2008: Race Report #6: Sherman Park Criterium, Chicago, IL
Saturday, June 14. Sherman Park Criterium, Chicago, IL. Category: Pro 1/2. Weather: 78 degrees, 12 mph winds. Course: large oval, 1.1 miles, slight uphill into the finish. Distance, 90 minutes (approx 42 miles), 38 riders, average speed, pulse, distance etc. – none – DNF.
(This is a re-write as the first one disappeared somehow) I was excited to attempt my first pro race of the year – especially when I discovered a course shaped like a giant velodrome – a 1.1 mile oval in the heart of Chicago’s South side.
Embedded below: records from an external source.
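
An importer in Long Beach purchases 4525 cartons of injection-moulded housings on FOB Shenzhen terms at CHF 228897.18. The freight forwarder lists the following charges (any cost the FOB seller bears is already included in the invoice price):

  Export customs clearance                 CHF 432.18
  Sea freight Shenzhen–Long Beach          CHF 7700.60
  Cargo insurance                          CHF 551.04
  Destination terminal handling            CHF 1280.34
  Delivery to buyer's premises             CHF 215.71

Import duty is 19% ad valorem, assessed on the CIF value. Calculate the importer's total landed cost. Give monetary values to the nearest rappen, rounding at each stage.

Total landed cost: CHF 283703.15

FOB: the seller bears costs until goods are on board at the origin port; the buyer bears freight, insurance and all costs thereafter.
Already in the invoice (seller's account under FOB): export clearance — exclude.
CIF value = FOB price + freight + insurance = 228897.18 + 7700.60 + 551.04 = 237148.82
Import duty = 237148.82 × 19% = 45058.28
Buyer bears: freight 7700.60 + insurance 551.04 + destination terminal 1280.34 + delivery 215.71 + duty 45058.28 = 54805.97
Landed cost = invoice 228897.18 + 54805.97 = 283703.15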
After arriving I registered and then bumped over broken sidewalks, dodging broken glass and bouncing to the thumps of massive subwoofers as I warmed up for this 90 minute race in the late afternoon on a brilliant Saturday. As we lined up I was a little disappointed with the size of the field though – only 38 riders at the start. What I should have noticed is that the field was characterized by 5 or so large teams – which was a major factor in the race.
We started out slow, and after a lap or two cruising underneath the park trees, dodging shadow and light, I joked to my friend Chris in the field, “This is the best race – EVER” – in particular because my pulse had never even risen above 150.
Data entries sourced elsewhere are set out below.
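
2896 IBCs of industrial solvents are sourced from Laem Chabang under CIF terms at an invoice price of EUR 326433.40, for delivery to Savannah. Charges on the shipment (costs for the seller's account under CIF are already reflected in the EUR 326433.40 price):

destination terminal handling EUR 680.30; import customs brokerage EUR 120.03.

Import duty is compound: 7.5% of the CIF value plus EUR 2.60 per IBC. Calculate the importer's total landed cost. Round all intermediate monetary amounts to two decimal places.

CIF: the seller pays costs through ocean freight and marine insurance to the destination port.
The CIF price already equals the CIF value: 326433.40
Ad valorem component: 326433.40 × 7.5% = 24482.51
Specific component: 2896 × 2.60 = 7529.60
Import duty = 24482.51 + 7529.60 = 32012.11
Buyer bears: destination terminal 680.30 + brokerage 120.03 + duty 32012.11 = 32812.44
Landed cost = invoice 326433.40 + 32812.44 = 359245.84

Total landed cost: EUR 359245.84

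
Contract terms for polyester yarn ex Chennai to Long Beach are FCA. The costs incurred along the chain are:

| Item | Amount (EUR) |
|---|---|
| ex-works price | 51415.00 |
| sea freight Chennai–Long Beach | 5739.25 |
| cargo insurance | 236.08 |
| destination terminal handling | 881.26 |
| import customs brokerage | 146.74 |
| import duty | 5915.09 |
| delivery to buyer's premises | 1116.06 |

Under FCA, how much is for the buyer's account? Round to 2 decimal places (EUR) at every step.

Buyer's account: EUR 14034.48

FCA: the seller delivers export-cleared goods to the carrier; the buyer bears costs from that point.
Seller's account: goods 51415.00 = 51415.00
Buyer's account: freight 5739.25 + insurance 236.08 + destination terminal 881.26 + brokerage 146.74 + duty 5915.09 + delivery 1116.06 = 14034.48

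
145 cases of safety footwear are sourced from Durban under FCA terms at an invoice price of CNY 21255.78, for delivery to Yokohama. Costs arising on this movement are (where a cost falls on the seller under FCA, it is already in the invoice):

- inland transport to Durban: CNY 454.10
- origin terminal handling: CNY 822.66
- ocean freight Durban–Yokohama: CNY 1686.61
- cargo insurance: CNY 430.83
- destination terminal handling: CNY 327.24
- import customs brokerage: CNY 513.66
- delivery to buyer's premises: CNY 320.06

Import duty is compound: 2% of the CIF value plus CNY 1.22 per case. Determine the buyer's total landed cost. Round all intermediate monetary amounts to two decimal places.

Total landed cost: CNY 26017.66

FCA: the seller delivers export-cleared goods to the carrier; the buyer bears costs from that point.
Already in the invoice (seller's account under FCA): inland to port — exclude.
CIF value = FCA price + origin terminal + freight + insurance = 21255.78 + 822.66 + 1686.61 + 430.83 = 24195.88
Ad valorem component: 24195.88 × 2% = 483.92
Specific component: 145 × 1.22 = 176.90
Import duty = 483.92 + 176.90 = 660.82
Buyer bears: origin terminal 822.66 + freight 1686.61 + insurance 430.83 + destination terminal 327.24 + brokerage 513.66 + delivery 320.06 + duty 660.82 = 4761.88
Landed cost = invoice 21255.78 + 4761.88 = 26017.66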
Eventually though, the race heated up and the pace began a series of fits and starts. A small breakaway of 5 riders assembled a short distance off the front. I considered bridging – it was still within my 5 or 6 second reach – but decided it couldn’t possibly get away – what with no corners and great visibility.
After another lap, the pace stayed high and now the pack split in two – the breakaway, and about 12 or 13 riders in between, and then the rest of us. I began to worry.
A 5 or 6 man break is one thing, a 15 man chase group is another – I figured our pack just needed a little motivation, so I swung into the lead and pulled a hard half lap up the backstretch into the small rise across the finish line: 31mph hard and steady, and swung off in a world of hurt, but with the chase group within 100 feet. I assumed that someone would quickly bridge that gap and I could return to the embrace of the peleton.
Nothing happened. I pulled off and coasted. The pack coasted. We slowed – 29, 27, 25, 23… The breakaways began to recede.
I cursed and fired up again, heart in my throat, a roaring in my ears. The downhill section was full of bumps and I again brought us close to the chase, but couldn’t quite get us there. I swung off again and yelled, “Let’s go! Let’s go!”
And nothing happened again. As we slowed to 20 on the backstretch I began to berate the small “pack” that was left. “That’s not a breakaway gentleman – that’s the FIELD!” “Whoever you are protecting, you are not granting them anything!” Doesn’t ANYONE want to race?!”
I suddenly realized - we were in a reverse breakaway. 20 riders up the road and for whatever reason or discipline, teams were still blocking. I took over the front again and led - and led some more. I suck at leading, but I probably led 4 or 5 laps before I completely gave up the ghost. “
As I finally sat up and watched our speed drop – 25, 23, 21, 19, 17mph, I couldn’t help but have a frustrated thought rattle through my head, “THIS I can do all by myself – I don’t need help to get DROPPED!”
Still despite my frustration, the easy answer is, “then you should have been up the road in the breakaway”… of course, playing to my strengths, I don’t DO breakways…
This is where friend and co-worker Cregier would say, that I must learn acceptance. Ah Grasshopper – so much to learn…
We coasted two laps and then were caught by the now 8 man break and the pace returned to a semblance of a race. The formerly docile team members now switched into protect mode and we kept the chase group at bay (the plan all along?) while chasing down any further breakaway attempts.
I hung out in the back, still frustrated – the idea of sprinting for 21st place did not particularly intrigue me, but I still was considering it good practice for the bigger races to come… and I wanted to crush these guys in the sprint just for some semblance of pride. Well… pride goeth before…
My bike had other ideas. After about 60 of the 90 minutes I began to notice a subtle ticking as I rotated the pedals. I didn’t like this feeling – not at all. With memories of my friend Jeff’s nuclear detonation in Spain just a few weeks prior in my head, I began to be careful and stopped getting out of the saddle.
The ticking feeling grew and pretty soon I could hear it too – though I couldn’t see anything out of the ordinary. Then, sure enough, 75 minutes into the race, my legs suddenly swung free (“no chain man, no chain!”) and my broken chain dragged behind the bike on the rough asphalt.
I coasted to a stop near my car and roughly put my bike into the trunk and sped home. At least I got home in time to swim in the pool.